Kirsten Westhuis: Am Mittwoch dieser Woche haben Prominente aus Politik, Kirche, Sport und Gesellschaft in Berlin ihren Aufruf "Ökumene jetzt" veröffentlicht und damit zur Überwindung der Kirchenspaltung zwischen katholischen und evangelischen Christen aufgerufen. Zur gleichen Zeit, ebenfalls am Mittwochvormittag, begann für 22 Sechsjährige unter ähnlich großer medialer Beobachtung der Start ins Schulleben an der neuen Drei-Religionen-Schule in Osnabrück. Da geht es nicht nur ums Miteinander der Konfessionen, sondern um das Miteinander der abrahamitischen Religionen. Jüdische, muslimische und christliche Erstklässler, sowie Kinder atheistischer Eltern lernen zusammen unter einem Dach. Die Idee der Drei-Religionen-Schule hat Winfried Verburg vom Bistum Osnabrück mitentwickelt. Mit ihm habe ich vor der Sendung gesprochen und ihn zunächst gefragt, was die Drei-Religionen-Schule von anderen Grundschulen unterscheidet.

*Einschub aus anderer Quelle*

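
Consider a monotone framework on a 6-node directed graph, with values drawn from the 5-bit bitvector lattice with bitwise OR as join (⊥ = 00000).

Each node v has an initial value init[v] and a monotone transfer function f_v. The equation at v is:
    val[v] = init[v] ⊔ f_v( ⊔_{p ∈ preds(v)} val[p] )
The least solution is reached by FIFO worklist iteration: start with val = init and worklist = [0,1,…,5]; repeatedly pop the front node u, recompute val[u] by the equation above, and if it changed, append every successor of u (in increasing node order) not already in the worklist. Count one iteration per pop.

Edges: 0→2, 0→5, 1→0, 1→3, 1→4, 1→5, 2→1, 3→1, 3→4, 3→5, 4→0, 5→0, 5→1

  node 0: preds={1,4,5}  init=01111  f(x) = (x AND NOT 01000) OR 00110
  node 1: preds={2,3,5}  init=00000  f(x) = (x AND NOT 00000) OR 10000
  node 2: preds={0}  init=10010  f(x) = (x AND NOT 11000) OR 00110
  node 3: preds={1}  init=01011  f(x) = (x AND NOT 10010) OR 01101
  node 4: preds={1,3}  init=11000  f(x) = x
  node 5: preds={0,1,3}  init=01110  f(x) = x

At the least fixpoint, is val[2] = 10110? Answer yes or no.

Iteration log — 8 steps:
  step 1. node 0  ⊔preds=11110  new=11111  old=01111  +wl: 
  step 2. node 1  ⊔preds=11111  new=11111  old=00000  +wl: 0
  step 3. node 2  ⊔preds=11111  new=10111  old=10010  +wl: 1
  step 4. node 3  ⊔preds=11111  new=01111  old=01011  +wl: 
  step 5. node 4  ⊔preds=11111  new=11111  old=11000  +wl: 
  step 6. node 5  ⊔preds=11111  new=11111  old=01110  +wl: 
  step 7. node 0  ⊔preds=11111  new=11111  stable
  step 8. node 1  ⊔preds=11111  new=11111  stable

Least fixpoint reached:
  node 0: 11111
  node 1: 11111
  node 2: 10111
  node 3: 01111
  node 4: 11111
  node 5: 11111

no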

Winfried Verburg: Die Unterscheidung liegt vor allen Dingen darin, dass es nicht eine katholische Schule wie andere Schulen ist, sondern dass wir diese Schule gemeinsam mit der jüdischen Gemeinde in Osnabrück und zwei muslimischen Verbänden, der Schura Niedersachsen und der DITIB Niedersachsen, gemeinsam gestalten. Wir haben einen Kooperationsvertrag geschlossen, in dem wir Grundregeln für die Schule und das Zusammenleben der Religionen vereinbart haben.
Westhuis: Und was sollen die Kinder lernen? Steht da jetzt jeden Tag Religion auf dem Programm?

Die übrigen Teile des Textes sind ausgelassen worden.